I dreamt recently I was hovering in the air above a horse that was talking animatedly to the sea.
Not once did it occur to me, mid-dream, that the scenario was unlikely or weird - instead, I marveled at the horse's positive attitude.
In another, I suddenly had a six-year-old son who kept sneaking away to the men-only bathhouse.
Did I remind myself - as actual, real life panic began to rise - that this was a fictional situation?
That probably, at some point, I would have noticed I'd had a child? No, I was far too busy searching madly for a male stranger to go into the bathhouse and fetch it back again.
It's like our mind suddenly splits in two: one half a nutty story teller weaving the latest inane narrative, the other half a dumb, nodding child, wholly accepting of chatty cavalry and surprise sprogs.
Given this nocturnal naivety, it's no wonder our dreams affect our daily emotional lives - that you can wake up stressed, sad or anxious thanks to their content.
For lack of a better term, they can give you an emotional hangover.
This was the premise of a new study by researchers at Maryland University, who wanted to know if our dream-life affects how we treat our partners in real life.
Or, as the study itself puts it: the extent to which dreams of close others would predict subsequent waking experiences with those partners.
To find out, they collected two-week dream diaries from 61 undergraduate students, who also reported their daily activity with their partners, including any intimacy and conflict.
The results were clear: dream-based jealousy, infidelity and conflict lead to real-life conflict and reduced intimacy the following days.
Even when researchers accounted for factors like attachment styles, relationship quality, and activities that might have skewed the results.

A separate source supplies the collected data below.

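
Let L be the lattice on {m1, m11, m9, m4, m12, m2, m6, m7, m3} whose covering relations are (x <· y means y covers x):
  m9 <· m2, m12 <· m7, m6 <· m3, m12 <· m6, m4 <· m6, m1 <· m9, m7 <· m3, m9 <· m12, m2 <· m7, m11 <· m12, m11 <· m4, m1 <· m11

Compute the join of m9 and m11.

m12

Common upper bounds of {m9, m11}: m12, m3, m6, m7.
The least among these is m12.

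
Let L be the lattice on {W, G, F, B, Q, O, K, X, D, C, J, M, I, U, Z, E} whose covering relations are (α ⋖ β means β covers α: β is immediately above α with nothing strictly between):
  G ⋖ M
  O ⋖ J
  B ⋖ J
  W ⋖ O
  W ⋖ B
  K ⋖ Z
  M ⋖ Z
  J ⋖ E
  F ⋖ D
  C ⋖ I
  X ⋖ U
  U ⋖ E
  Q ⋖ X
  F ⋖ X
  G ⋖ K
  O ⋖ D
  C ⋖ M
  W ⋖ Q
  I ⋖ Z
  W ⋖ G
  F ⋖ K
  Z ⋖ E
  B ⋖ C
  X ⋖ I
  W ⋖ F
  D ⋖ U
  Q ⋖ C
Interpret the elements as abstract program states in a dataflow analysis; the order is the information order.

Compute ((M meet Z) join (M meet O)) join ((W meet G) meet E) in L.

M

M ∧ Z = M
M ∧ O = W
M ∨ W = M
W ∧ G = W
W ∧ E = W
M ∨ W = M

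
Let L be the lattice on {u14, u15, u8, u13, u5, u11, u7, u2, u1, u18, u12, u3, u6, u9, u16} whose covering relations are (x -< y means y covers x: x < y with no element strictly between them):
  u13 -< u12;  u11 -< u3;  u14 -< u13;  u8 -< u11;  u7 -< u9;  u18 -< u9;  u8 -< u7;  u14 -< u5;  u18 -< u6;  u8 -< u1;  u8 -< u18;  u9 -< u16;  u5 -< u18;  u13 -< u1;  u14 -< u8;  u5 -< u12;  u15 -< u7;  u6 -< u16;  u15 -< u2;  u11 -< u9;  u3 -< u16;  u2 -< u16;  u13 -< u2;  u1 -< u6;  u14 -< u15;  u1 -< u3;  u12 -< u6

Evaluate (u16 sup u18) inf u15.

u16 ∨ u18 = u16
u16 ∧ u15 = u15

u15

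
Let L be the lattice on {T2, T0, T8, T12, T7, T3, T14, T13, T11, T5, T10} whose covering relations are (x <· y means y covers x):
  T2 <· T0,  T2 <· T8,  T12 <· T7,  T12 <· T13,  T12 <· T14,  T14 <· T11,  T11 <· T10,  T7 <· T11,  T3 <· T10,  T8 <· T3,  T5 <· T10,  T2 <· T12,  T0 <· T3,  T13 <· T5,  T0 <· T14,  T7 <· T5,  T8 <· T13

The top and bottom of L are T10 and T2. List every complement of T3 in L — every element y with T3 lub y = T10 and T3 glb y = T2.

Need y with T3 ∨ y = T10 and T3 ∧ y = T2.
Checking each element gives: T12, T7.

T12, T7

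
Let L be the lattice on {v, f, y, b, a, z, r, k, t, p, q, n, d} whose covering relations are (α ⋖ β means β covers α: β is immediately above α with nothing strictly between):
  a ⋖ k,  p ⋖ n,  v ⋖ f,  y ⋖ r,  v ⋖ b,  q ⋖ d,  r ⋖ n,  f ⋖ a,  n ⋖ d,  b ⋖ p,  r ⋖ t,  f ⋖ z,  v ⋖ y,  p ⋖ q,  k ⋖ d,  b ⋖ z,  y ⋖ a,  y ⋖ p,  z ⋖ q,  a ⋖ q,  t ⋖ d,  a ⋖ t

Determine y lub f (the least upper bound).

Common upper bounds of {y, f}: a, d, k, q, t.
The least among these is a.

a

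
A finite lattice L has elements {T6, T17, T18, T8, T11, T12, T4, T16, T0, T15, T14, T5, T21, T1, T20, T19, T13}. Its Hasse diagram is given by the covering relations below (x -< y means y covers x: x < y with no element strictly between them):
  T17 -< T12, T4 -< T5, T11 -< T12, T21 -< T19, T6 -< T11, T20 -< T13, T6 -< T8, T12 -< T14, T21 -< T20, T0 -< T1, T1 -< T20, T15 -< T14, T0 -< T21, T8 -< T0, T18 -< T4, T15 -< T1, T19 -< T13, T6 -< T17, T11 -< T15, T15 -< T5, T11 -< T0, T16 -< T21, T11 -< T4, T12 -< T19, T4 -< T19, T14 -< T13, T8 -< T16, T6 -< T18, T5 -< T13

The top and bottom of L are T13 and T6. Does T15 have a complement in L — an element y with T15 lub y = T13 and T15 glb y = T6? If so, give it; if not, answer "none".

For every candidate y, either T15 ∨ y ≠ T13 or T15 ∧ y ≠ T6; no complement exists.

none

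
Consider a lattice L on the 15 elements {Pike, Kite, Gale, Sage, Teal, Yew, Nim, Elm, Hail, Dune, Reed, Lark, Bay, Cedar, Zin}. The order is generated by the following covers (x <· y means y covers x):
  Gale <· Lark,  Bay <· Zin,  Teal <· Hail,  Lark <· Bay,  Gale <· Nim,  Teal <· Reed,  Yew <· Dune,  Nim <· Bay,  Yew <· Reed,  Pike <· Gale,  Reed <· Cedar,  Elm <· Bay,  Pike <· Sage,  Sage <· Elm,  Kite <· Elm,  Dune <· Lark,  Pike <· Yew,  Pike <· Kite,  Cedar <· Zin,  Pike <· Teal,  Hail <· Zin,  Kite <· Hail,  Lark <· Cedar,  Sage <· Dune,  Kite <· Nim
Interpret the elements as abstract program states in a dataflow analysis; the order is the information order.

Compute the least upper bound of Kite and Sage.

Common upper bounds of {Kite, Sage}: Bay, Elm, Zin.
The least among these is Elm.

Elm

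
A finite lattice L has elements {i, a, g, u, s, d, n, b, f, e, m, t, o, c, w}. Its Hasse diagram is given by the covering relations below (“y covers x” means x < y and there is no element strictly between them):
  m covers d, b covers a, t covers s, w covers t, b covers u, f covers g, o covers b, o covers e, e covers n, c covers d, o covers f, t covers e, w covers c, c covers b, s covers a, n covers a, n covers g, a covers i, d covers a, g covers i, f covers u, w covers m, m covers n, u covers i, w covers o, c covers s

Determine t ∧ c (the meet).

Common lower bounds of {t, c}: a, i, s.
The greatest among these is s.

s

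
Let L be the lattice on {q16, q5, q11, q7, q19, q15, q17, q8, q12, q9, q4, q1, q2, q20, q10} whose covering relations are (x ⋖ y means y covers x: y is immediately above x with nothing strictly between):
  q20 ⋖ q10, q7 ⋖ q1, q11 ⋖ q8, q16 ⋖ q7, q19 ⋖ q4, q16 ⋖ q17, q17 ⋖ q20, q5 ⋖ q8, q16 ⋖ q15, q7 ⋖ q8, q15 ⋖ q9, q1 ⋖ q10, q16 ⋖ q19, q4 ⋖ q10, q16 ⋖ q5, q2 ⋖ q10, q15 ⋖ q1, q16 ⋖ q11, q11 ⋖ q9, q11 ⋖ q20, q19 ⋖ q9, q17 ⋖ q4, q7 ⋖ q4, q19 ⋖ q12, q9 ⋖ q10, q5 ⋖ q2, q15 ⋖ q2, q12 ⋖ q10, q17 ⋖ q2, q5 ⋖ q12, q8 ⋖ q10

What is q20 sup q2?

q10

Common upper bounds of {q20, q2}: q10.
The least among these is q10.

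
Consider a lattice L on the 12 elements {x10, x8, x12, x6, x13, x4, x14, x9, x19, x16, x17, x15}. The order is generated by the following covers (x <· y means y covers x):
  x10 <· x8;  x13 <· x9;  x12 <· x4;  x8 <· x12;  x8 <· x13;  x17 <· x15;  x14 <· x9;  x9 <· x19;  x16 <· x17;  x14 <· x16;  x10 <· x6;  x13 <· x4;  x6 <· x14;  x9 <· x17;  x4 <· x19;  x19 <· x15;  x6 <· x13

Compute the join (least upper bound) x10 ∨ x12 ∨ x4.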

Interestingly, dreams about sex (presumably sex with said partner) meant more intimacy the next day or so - but only for students who were serious about their partners.

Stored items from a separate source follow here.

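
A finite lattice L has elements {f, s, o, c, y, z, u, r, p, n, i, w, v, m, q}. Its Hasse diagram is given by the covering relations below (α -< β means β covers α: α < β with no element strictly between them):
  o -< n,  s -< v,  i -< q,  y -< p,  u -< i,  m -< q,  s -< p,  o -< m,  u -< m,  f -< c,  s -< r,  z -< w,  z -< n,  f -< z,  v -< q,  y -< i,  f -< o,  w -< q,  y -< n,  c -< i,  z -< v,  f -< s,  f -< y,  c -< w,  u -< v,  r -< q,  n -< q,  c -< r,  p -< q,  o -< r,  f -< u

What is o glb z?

f

Common lower bounds of {o, z}: f.
The greatest among these is f.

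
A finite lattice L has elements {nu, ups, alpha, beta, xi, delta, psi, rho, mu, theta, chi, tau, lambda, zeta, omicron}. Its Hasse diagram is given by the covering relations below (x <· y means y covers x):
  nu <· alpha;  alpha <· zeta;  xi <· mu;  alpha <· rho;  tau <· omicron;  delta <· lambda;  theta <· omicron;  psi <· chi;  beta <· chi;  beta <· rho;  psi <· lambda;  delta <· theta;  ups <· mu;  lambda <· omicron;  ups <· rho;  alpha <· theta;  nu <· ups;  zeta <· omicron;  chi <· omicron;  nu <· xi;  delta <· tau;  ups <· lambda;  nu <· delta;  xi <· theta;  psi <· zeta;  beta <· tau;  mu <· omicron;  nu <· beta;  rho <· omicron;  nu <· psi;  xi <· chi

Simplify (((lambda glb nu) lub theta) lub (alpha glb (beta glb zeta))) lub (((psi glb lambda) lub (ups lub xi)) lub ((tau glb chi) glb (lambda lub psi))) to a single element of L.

omicron

lambda ∧ nu = nu
nu ∨ theta = theta
beta ∧ zeta = nu
alpha ∧ nu = nu
theta ∨ nu = theta
psi ∧ lambda = psi
ups ∨ xi = mu
psi ∨ mu = omicron
tau ∧ chi = beta
lambda ∨ psi = lambda
beta ∧ lambda = nu
omicron ∨ nu = omicron
theta ∨ omicron = omicron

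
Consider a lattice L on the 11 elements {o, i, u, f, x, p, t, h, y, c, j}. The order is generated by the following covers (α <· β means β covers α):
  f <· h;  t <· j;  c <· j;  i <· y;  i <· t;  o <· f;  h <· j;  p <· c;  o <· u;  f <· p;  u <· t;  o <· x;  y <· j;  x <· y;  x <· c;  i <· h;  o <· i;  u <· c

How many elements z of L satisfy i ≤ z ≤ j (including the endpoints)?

5

The interval [i, j] = {h, i, j, t, y}, which has 5 elements.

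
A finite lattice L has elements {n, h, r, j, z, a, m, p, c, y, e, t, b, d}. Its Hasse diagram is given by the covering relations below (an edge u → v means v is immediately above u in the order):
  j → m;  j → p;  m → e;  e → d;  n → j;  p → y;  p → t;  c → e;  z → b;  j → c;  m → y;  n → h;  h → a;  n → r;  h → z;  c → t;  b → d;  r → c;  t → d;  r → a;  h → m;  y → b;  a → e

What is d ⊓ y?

y

Common lower bounds of {d, y}: h, j, m, n, p, y.
The greatest among these is y.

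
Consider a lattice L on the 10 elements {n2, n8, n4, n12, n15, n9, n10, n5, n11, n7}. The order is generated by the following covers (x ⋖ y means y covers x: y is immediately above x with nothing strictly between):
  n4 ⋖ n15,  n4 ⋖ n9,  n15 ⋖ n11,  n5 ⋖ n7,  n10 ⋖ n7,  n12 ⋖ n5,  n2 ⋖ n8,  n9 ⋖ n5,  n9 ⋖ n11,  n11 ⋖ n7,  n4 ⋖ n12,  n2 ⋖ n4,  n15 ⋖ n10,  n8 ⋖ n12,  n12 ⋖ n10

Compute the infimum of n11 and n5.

Common lower bounds of {n11, n5}: n2, n4, n9.
The greatest among these is n9.

n9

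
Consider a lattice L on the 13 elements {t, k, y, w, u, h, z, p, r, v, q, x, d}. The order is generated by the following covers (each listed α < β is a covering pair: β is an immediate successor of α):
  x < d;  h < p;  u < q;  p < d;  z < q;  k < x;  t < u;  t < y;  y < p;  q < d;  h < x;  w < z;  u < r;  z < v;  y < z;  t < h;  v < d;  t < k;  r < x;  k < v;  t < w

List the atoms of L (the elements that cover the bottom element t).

h, k, u, w, y

The atoms are exactly the elements that cover t: h, k, u, w, y.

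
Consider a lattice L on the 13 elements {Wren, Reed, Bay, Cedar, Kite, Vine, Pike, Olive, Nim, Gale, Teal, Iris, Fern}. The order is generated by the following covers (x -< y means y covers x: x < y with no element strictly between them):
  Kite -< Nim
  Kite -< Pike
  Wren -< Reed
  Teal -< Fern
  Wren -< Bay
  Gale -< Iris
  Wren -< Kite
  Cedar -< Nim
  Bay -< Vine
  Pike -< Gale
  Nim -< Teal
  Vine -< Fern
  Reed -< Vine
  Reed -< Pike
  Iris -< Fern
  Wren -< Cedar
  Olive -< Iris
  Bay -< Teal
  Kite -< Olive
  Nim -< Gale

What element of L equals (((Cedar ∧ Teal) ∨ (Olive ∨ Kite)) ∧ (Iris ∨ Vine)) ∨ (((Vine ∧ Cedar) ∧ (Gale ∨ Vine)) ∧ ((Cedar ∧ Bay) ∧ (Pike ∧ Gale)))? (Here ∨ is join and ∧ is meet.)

Cedar ∧ Teal = Cedar
Olive ∨ Kite = Olive
Cedar ∨ Olive = Iris
Iris ∨ Vine = Fern
Iris ∧ Fern = Iris
Vine ∧ Cedar = Wren
Gale ∨ Vine = Fern
Wren ∧ Fern = Wren
Cedar ∧ Bay = Wren
Pike ∧ Gale = Pike
Wren ∧ Pike = Wren
Wren ∧ Wren = Wren
Iris ∨ Wren = Iris

Iris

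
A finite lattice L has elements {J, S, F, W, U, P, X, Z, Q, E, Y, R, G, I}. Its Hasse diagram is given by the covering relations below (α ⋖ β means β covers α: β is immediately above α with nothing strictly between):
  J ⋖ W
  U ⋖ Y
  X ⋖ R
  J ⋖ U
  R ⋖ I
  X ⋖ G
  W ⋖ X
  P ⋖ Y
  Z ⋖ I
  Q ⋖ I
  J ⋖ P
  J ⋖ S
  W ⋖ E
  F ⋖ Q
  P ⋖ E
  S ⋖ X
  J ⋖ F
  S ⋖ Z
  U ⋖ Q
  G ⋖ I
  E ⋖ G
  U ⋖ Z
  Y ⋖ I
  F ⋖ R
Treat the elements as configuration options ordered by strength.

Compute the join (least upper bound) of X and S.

Common upper bounds of {X, S}: G, I, R, X.
The least among these is X.

X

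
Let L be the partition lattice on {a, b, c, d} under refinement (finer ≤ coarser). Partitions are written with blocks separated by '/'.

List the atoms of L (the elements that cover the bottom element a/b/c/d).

The atoms are exactly the elements that cover a/b/c/d: a/b/cd, a/bc/d, a/bd/c, ab/c/d, ac/b/d, ad/b/c.

a/b/cd, a/bc/d, a/bd/c, ab/c/d, ac/b/d, ad/b/c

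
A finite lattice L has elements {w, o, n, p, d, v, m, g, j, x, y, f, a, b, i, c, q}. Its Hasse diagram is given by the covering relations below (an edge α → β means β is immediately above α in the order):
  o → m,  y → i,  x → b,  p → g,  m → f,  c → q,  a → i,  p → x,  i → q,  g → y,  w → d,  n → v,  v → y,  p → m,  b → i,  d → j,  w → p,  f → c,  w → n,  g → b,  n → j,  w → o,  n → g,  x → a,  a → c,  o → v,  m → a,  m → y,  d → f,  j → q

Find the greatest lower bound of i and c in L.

Common lower bounds of {i, c}: a, m, o, p, w, x.
The greatest among these is a.

a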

When students dreamed of sex and felt a low level of commitment, there was less intimacy over the next few days.
All of which you probably already knew, from that morning you wanted to smack your boyfriend over the head for doing that really bad thing he never actually did.
Still, it's the first study of its kind, and verifies a universal truth: humans are definitely more daft when they're asleep.
But they're still pretty daft when they're awake, too. No offense.